Он вдруг увидел эту огромную машину, начинавшуюся фронтом с его ползущими
Бровальский понял это внезапно, не столько мыслью даже, как чувством, внезапным озарением и ненавистью, поднявшейся в нем. Но пленный красноармеец, которого сфотографировали и отпустили, возвращался в строй с сигаретой в руке и счастливой, пристыженной улыбкой, мучительно комкавшей его лицо.
За деревней уже некоторое время раздавался треск мотоциклов и короткие пулеметные очереди. Как на мотодроме, он то усиливался кругообразно, то отдалялся. И вдруг в просвет между разрушенными домами вырвался мотоциклист с бегущим впереди красноармейцем. Мотоциклист гнался за ним по полю, по неровной земле, виляя передним колесом, и давал пулеметные очереди. Красноармеец кидался от них в стороны. В распоясанной гимнастерке, прилипшей от пота между лопаток, прижав локти к ребрам, он бежал горлом вперед, словно стремился вырваться из своих тяжелых, трудно отрывавшихся от земли сапог. И тут второй мотоциклист, налетев сбоку, погнал его в другую сторону.

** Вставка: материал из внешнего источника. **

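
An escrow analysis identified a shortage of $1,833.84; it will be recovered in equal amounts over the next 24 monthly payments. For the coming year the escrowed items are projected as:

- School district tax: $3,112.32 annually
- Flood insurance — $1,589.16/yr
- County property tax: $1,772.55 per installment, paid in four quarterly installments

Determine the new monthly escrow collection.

School district tax — $3,112.32 annually
Flood insurance — $1,589.16 annually
County property tax — $1,772.55 × 4 = $7,090.20 annually
Total per year = $3,112.32 + $1,589.16 + $7,090.20 = $11,791.68
Per month = $11,791.68 ÷ 12 = $982.64
Monthly shortage recovery: $1,833.84 / 24 = $76.41
Adjusted monthly = $982.64 + $76.41 = $1,059.05

$1,059.05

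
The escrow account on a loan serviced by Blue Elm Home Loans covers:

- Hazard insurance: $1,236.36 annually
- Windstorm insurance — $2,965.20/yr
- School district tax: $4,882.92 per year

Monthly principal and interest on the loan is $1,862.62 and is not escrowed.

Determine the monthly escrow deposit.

Hazard insurance = $1,236.36 annually
Windstorm insurance = $2,965.20 annually
School district tax = $4,882.92 annually
Annual escrow total = $1,236.36 + $2,965.20 + $4,882.92 = $9,084.48
Base monthly escrow = $9,084.48 / 12 = $757.04

$757.04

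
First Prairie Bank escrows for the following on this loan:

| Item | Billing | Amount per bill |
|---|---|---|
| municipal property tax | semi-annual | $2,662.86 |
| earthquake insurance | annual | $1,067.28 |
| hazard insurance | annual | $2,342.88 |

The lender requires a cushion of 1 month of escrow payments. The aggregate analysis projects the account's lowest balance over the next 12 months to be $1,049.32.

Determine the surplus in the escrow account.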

Немцы на площади, давно кончившие опаливать свинью и обмывавшие ее у колодца, теперь стояли и смотрели. Один из них, огромный, в расстегнутом на жаре мундире, с мощным животом, как обмывал свинью, так сейчас держал ее в одной руке на весу, поставив мордой на землю, мокрую и белую, с перерезанным горлом, по которому растекалась размытая водой кровь. Бровальский не видел, когда к ним подъехала легковая машина и из нее вылез офицер. Расставив ноги в бриджах, в высокой фуражке на голове, с руками назади, он тоже стоял и смотрел.
Площадь вдруг взорвалась здоровым хохотом: это красноармеец упал и, оглядываясь на мчащегося на него мотоциклиста, поспешно и страшно медленно подымался с земли. Мотоциклистов было уже трое, вместе они гоняли его по кругу, передавая один другому и снова устремляясь на него издали и стреляя. Немцы на площади, войдя в азарт, хохотали и кричали, как на стадионе. Присутствие пленных, стоявших под охраной, придавало зрелищу особую остроту, и каждый из немцев в отдельности и все они вместе, со свиньей, которую держали за задние ноги вверх, были олицетворением солдатского немецкого духа, здоровой немецкой плоти.
Бровальский глянул на пленных. Десятки разных глаз со страшным напряжением смотрели на поле. И то, что происходило там, происходило в них самих. Но уже некоторые не смотрели туда. Отведя глаза, они стояли с замкнутым, беспокойным выражением, как бы не присутствуя при этом. Мысленно они уже отдали этого красноармейца и отделились, боясь только, как бы все связанное с ним не перенеслось на них. И вот это было самое страшное: разделение, начавшееся в людях, производимое одним из колес работавшей машины.
Красноармеец опять упал, но поднялся и теперь бежал сюда, а за ним, для большего устрашения пригибаясь к рулю, несся мотоциклист, под громкий хохот на площади. Бровальский увидел резко лицо красноармейца. Белое, выстиранное потом, с провалами глаз и щек, с черным провалом рта, захватывающего воздух, с выступавшими в расстегнутом воротнике мокрыми ключицами. Задыхающийся, загнанный до той стадии, когда человек ничего уже не способен понимать, а может бежать только, пока не упадет, он бежал на них. Он был одним из них, такой же, как они, он был их частью, но только они стояли под охраной, а за ним гнались на их глазах. И он бежал сейчас к ним. Но тут другой мотоциклист, с треском вылетев из-за дома, перерезал ему путь и погнал обратно в поле.